В основе МА лежат: круговые движения волн возбуждения (re-entеry), возникновение большого количества очагов возбуждений и беспрерывное возбуждение предсердий (различных групп мышечных волокон), генерирующих от 350 до 700 сокращений в мин. Предсердие может отвечать на частоту до 400 в мин, если она больше, то в предсердиях появляются участки, не успевшие восстановить возбудимость, и происходит быстрое, хаотичное сокращение отдельных участков предсердий. Чем чаще сокращаются предсердия, тем реже сокращаются желудочки. В ряде случаев предсердия практически не сокращаются, но импульсы рождаются, и часть их проходит через А-В узел (до желудочков доходит только часть импульсов в соответствии с ограниченной пропускной способностью А-В узла). Импульсы к желудочкам поступают беспорядочно, ритм желудочков абсолютно неправилен ("delirium cordis").
Важную роль в развитии МА играет функциональная наследственность СУ и А-В узлов, что часто бывает при ИБС. В целом наличие МА связано с: размерами левого предсердия (ЛП), имеющимся заболеванием сердца и патологией электрофизиологии предсердий.
Клинические симптомы МА: больной ощущает как бы "полный беспорядок" в работе сердца (иногда это ощущение тупых ударов, страх). В период пароксизма МА могут быть: обмороки; АД может повышаться или понижаться; различные интервалы и интенсивность первого тона при аускультации сердца; пульс неправильный с волнами разного наполнения (отмечается его дефицит); чувство тяжести в правом подреберье и периферические отеки; проявления ОЛЖН и даже кардиогенного шока (на фоне тяжелых заболеваний сердца).
МА бывает:
· пароксизмальной(длительность до 2-х недель), чаще сопровождаемой тахисистолией. Например, при синдромах СССУ (если возникла изолированная МА у лиц пожилого возраста, без исходной болезни сердца, то ее можно рассматривать как тахикардитическую форму СССУ) и WPW, алкоголизме или тиреотоксикозе. Эта МА наиболее трудна для лечения, весьма "тягостна" для больного и представляет серьезную клиническую проблему (риск фатальных эмболий гораздо больше, чем при постоянной форме МА).

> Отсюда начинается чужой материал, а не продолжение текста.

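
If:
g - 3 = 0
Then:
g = 3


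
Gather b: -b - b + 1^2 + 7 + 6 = 14 - 2*b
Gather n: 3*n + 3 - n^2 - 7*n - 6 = -n^2 - 4*n - 3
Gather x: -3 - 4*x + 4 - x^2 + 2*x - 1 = -x^2 - 2*x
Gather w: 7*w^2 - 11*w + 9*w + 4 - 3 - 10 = 7*w^2 - 2*w - 9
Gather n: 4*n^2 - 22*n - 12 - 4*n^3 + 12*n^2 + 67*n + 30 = -4*n^3 + 16*n^2 + 45*n + 18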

· постоянной,чаще при органических заболеваниях сердца: ИБС, атеросклеротическом кардиосклерозе, ГБ (у 1/2 больных с МА имеется ГБ), ДКМП, митральных пороках сердца (МА имеется у 40% больных, нуждающихся в операции по поводу митральных пороков). Из-за тяжелых изменений мышц предсердий наступает их полная электрическая дезорганизация (нерегулярные и хаотические возбуждения отдельных мышечных волокон). Появление этой формы МА часто означает "перелом" в худшую сторону в течение болезни: усиливается СН, снижается работоспособность, появляются тромбоэмболии.

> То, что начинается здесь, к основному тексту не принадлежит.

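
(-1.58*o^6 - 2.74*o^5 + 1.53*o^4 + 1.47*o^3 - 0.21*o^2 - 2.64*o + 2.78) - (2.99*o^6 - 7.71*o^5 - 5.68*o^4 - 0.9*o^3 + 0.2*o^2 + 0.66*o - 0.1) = -4.57*o^6 + 4.97*o^5 + 7.21*o^4 + 2.37*o^3 - 0.41*o^2 - 3.3*o + 2.88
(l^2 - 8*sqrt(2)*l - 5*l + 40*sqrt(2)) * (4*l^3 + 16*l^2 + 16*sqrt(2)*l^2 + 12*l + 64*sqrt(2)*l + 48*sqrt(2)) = 4*l^5 - 16*sqrt(2)*l^4 - 4*l^4 - 324*l^3 + 16*sqrt(2)*l^3 + 196*l^2 + 272*sqrt(2)*l^2 + 240*sqrt(2)*l + 4352*l + 3840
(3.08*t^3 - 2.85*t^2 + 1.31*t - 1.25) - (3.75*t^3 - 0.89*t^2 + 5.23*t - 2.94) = -0.67*t^3 - 1.96*t^2 - 3.92*t + 1.69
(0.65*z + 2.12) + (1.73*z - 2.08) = 2.38*z + 0.04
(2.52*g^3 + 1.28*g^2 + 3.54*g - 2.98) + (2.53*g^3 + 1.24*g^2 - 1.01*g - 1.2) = 5.05*g^3 + 2.52*g^2 + 2.53*g - 4.18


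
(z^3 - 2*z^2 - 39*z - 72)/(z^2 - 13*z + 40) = (z^2 + 6*z + 9)/(z - 5)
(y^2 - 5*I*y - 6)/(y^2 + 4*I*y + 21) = (y - 2*I)/(y + 7*I)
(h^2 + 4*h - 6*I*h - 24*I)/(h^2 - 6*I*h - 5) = (h^2 + h*(4 - 6*I) - 24*I)/(h^2 - 6*I*h - 5)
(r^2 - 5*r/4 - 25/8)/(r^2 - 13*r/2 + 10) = (r + 5/4)/(r - 4)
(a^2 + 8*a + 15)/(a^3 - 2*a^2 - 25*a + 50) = (a + 3)/(a^2 - 7*a + 10)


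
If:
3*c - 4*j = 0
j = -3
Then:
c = -4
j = -3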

МА по ЧСС может быть: брадисистолической (ЧСС менее 60 в мин); нормосистолической (ЧСС от 60 до 90 в мин.), ее больные вообще могут не чувствовать; тахисистолической (ЧСС более 90 в мин.), при которой может быть дефицит пульса (разница между ЧСС и пульсом на руках).
Варианты клинического течения МА:
1) приступы МА с высокой частотой и длительностью от нескольких минут до 2-х недель. Потом они постепенно переходят в постоянную форму;
2) развитие приступов тахисистолической формы МА с ухудшением самочувствия больного и гемодинимики на фоне уже длительно (годы) существующей МА;
3) постоянная форма МА, которая часто не изменяет самочувствия больного.

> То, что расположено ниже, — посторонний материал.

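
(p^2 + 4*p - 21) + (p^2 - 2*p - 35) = 2*p^2 + 2*p - 56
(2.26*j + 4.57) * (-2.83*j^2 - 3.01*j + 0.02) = -6.3958*j^3 - 19.7357*j^2 - 13.7105*j + 0.0914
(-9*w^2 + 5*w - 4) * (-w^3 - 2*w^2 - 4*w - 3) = 9*w^5 + 13*w^4 + 30*w^3 + 15*w^2 + w + 12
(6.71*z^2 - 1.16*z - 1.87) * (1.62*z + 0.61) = 10.8702*z^3 + 2.2139*z^2 - 3.737*z - 1.1407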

Выделяют также следующие варианты МА:
· вагусный (возникает в покое, ночью, при чрезмерном влиянии на n. vagus);
· гиперадренергический (при ФН или эмоциональном напряжении; часто эта МА возникает у женщин молодого возраста; нередко ¾ метеозависимая);
· гипокалиемический;
· застойный (при ХНК на фоне больших размеров левого предсердия и ЛЖ);
· паузо-зависимый (при наличии СССУ).